Get first hand experience with professionals in the medical field. In MEDCamp, students investigate how to treat sports injuries with athletic trainers, research laboratory tests with a pathologist, invent medicine with a pharmacist, videoconference with top medical universities such as UNC Chapel Hill and Duke, experience work as a nurse in a clinic, advocate for health issues in the community and save a life using CPR and first aid. This comprehensive hands-on program emphasizes the important role of science in health-related careers and incorporates exciting demonstrations, medical terminology and health career instruction. MEDCamp offers site visits to local health facilities, guest speakers from local medical professionals as well as tours of the UNC Charlotte College of Health and Human Services, including Nursing, Exercise Science and Athletic Training.
This intensive week-long introduction to engineering and engineering technology is part of a National Science Foundation project and the NCJETS (North Carolina Junior Engineering and Technology Society) program. It will provide exciting hands-on activities in a wide range of engineering and technology disciplines that are based on an actual freshman engineering course. Campers will work in teams in a variety of design and competition events, culminating in a showcase at the end of the week.
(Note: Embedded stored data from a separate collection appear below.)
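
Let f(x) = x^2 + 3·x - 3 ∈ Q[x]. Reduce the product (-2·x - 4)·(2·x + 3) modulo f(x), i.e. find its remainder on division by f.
a · b ≡ -2·x - 24 (mod f(x))

First multiply in Q[x] without reducing: a · b = -4·x^2 - 14·x - 12. Now divide by f(x) = x^2 + 3·x - 3, eliminating the leading term at each step:
  leading term -4·x^2: subtract (-4)·f(x) = -4·x^2 - 12·x + 12, leaving -2·x - 24
The degree is now < 2, so this is the remainder. Hence a · b ≡ -2·x - 24 in Q[x]/(f).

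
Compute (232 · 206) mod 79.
76

Reduce the factors first: 232 ≡ 74, 206 ≡ 48 (mod 79), so 232 · 206 ≡ 74 · 48 (mod 79). 74 · 48 = 3552. Dividing by 79: 3552 = 44·79 + 76. So (232 · 206) mod 79 = 76.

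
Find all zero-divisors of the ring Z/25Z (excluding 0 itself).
nonzero zero-divisors of Z/25Z = {5, 10, 15, 20}

An element a ∈ Z/25Z (with a ≠ 0) is a zero-divisor iff gcd(a, 25) > 1 (because a is a unit precisely when gcd(a, n) = 1, and in Z/nZ every nonzero, non-unit element is a zero-divisor). Scan a = 1, ..., 24 and keep those with gcd(a, 25) > 1:
  gcd(5, 25) = 5, gcd(10, 25) = 5, gcd(15, 25) = 5, gcd(20, 25) = 5.
All other a ∈ {1, ..., 24} have gcd(a, 25) = 1 and are units. So the nonzero zero-divisors are exactly the 4 values of a appearing in this scan.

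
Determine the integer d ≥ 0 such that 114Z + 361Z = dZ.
In the PID Z, (a, b) is generated by gcd(a, b). Compute gcd(361, 114) with the extended Euclidean algorithm, tracking rows (r, s, t) with s·361 + t·114 = r:
  row A: (361, 1, 0)   [1·361 + 0·114 = 361]
  row B: (114, 0, 1)   [0·361 + 1·114 = 114]
  361 = 3·114 + 19   → row C = row A − 3·row B = (19, 1, −3)   [check: 1·361 − 3·114 = 19]
  114 = 6·19 + 0   → remainder 0, stop. gcd = 19 (last nonzero row C).
So gcd(114, 361) = 19, with Bézout identity 1·361 − 3·114 = 19. Containment (⊇): the Bézout identity exhibits 19 as an element of (114, 361), giving (19) ⊆ (114, 361). Containment (⊆): since 19 | 114 and 19 | 361 (114 = 19·6, 361 = 19·19), every Z-linear combination of 114 and 361 is divisible by 19, so (114, 361) ⊆ (19). Therefore (114, 361) = (19), d = 19.

Final answer: (114, 361) = (19); d = 19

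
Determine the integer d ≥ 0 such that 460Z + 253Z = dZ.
In the PID Z, (a, b) is generated by gcd(a, b). Compute gcd(460, 253) with the extended Euclidean algorithm, tracking rows (r, s, t) with s·460 + t·253 = r:
  row A: (460, 1, 0)   [1·460 + 0·253 = 460]
  row B: (253, 0, 1)   [0·460 + 1·253 = 253]
  460 = 1·253 + 207   → row C = row A − 1·row B = (207, 1, −1)   [check: 1·460 − 1·253 = 207]
  253 = 1·207 + 46   → row D = row B − 1·row C = (46, −1, 2)   [check: −1·460 + 2·253 = 46]
  207 = 4·46 + 23   → row E = row C − 4·row D = (23, 5, −9)   [check: 5·460 − 9·253 = 23]
  46 = 2·23 + 0   → remainder 0, stop. gcd = 23 (last nonzero row E).
So gcd(460, 253) = 23, with Bézout identity 5·460 − 9·253 = 23. Containment (⊇): the Bézout identity exhibits 23 as an element of (460, 253), giving (23) ⊆ (460, 253). Containment (⊆): since 23 | 460 and 23 | 253 (460 = 23·20, 253 = 23·11), every Z-linear combination of 460 and 253 is divisible by 23, so (460, 253) ⊆ (23). Therefore (460, 253) = (23), d = 23.

Final answer: (460, 253) = (23); d = 23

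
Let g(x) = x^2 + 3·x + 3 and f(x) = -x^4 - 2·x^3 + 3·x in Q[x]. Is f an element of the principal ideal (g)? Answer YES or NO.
YES

In Q[x] the ideal (g) consists of all multiples of g, so f ∈ (g) iff g | f, i.e. iff the remainder of f on division by g is 0. Divide f by g (g is monic, so eliminate the leading term of the running remainder at each step):
  leading term -x^4: subtract (-x^2)·g(x) = -x^4 - 3·x^3 - 3·x^2, leaving x^3 + 3·x^2 + 3·x
  leading term x^3: subtract (x)·g(x) = x^3 + 3·x^2 + 3·x, leaving 0
The remainder is 0, so f(x) = g(x) · h(x) with h(x) = -x^2 + x. Hence g | f, i.e. f ∈ (g).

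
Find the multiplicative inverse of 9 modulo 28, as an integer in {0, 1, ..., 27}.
9^(−1) ≡ 25 (mod 28)

Apply the extended Euclidean algorithm to (28, 9), tracking rows (r, s, t) with s·28 + t·9 = r. Each division r_prev = q·r_cur + r_new produces the new row as (previous row) − q·(current row):
  row A: (28, 1, 0)   [1·28 + 0·9 = 28]
  row B: (9, 0, 1)   [0·28 + 1·9 = 9]
  28 = 3·9 + 1   → row C = row A − 3·row B = (1, 1, −3)   [check: 1·28 − 3·9 = 1]
  9 = 9·1 + 0   → remainder 0, stop. gcd = 1 (last nonzero row C).
The gcd is 1, so 9 is invertible mod 28. The last nonzero row gives 1·28 − 3·9 = 1, so t = −3. So 9^(−1) ≡ −3 ≡ 25 (mod 28). Verify: 9 · 25 = 225 ≡ 1 (mod 28). ✓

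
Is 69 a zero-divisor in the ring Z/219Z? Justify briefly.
gcd(69, 219) = 3 > 1, so 69 is not a unit in Z/219Z. In Z/nZ every nonzero non-unit is a zero-divisor: explicitly, take b = 219/gcd = 73 ≠ 0 (mod 219); then 69·73 = 5037 = 23·219, i.e. 69·73 ≡ 0 (mod 219). So 69 is a zero-divisor.

Final answer: YES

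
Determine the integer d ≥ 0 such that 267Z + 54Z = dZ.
(267, 54) = (3); d = 3

In the PID Z, (a, b) is generated by gcd(a, b). Compute gcd(267, 54) with the extended Euclidean algorithm, tracking rows (r, s, t) with s·267 + t·54 = r:
  row A: (267, 1, 0)   [1·267 + 0·54 = 267]
  row B: (54, 0, 1)   [0·267 + 1·54 = 54]
  267 = 4·54 + 51   → row C = row A − 4·row B = (51, 1, −4)   [check: 1·267 − 4·54 = 51]
  54 = 1·51 + 3   → row D = row B − 1·row C = (3, −1, 5)   [check: −1·267 + 5·54 = 3]
  51 = 17·3 + 0   → remainder 0, stop. gcd = 3 (last nonzero row D).
So gcd(267, 54) = 3, with Bézout identity −1·267 + 5·54 = 3. Containment (⊇): the Bézout identity exhibits 3 as an element of (267, 54), giving (3) ⊆ (267, 54). Containment (⊆): since 3 | 267 and 3 | 54 (267 = 3·89, 54 = 3·18), every Z-linear combination of 267 and 54 is divisible by 3, so (267, 54) ⊆ (3). Therefore (267, 54) = (3), d = 3.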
Become a crime scene investigator (note to parents: it’s NOT a real crime!) A crime scene analyst collects and processes evidence like prints, footwear and tire impressions, firearms evidence, blood and controlled substances, hair, fibers, and gunshot residue. You will reconstruct the crime scene, assemble the evidence for trial, and present your case to a jury as lawyers and expert witnesses. Issues involving the nature of evidence will be explored, as well as following the chain of evidence, drawing inferences from physical data, and trial techniques.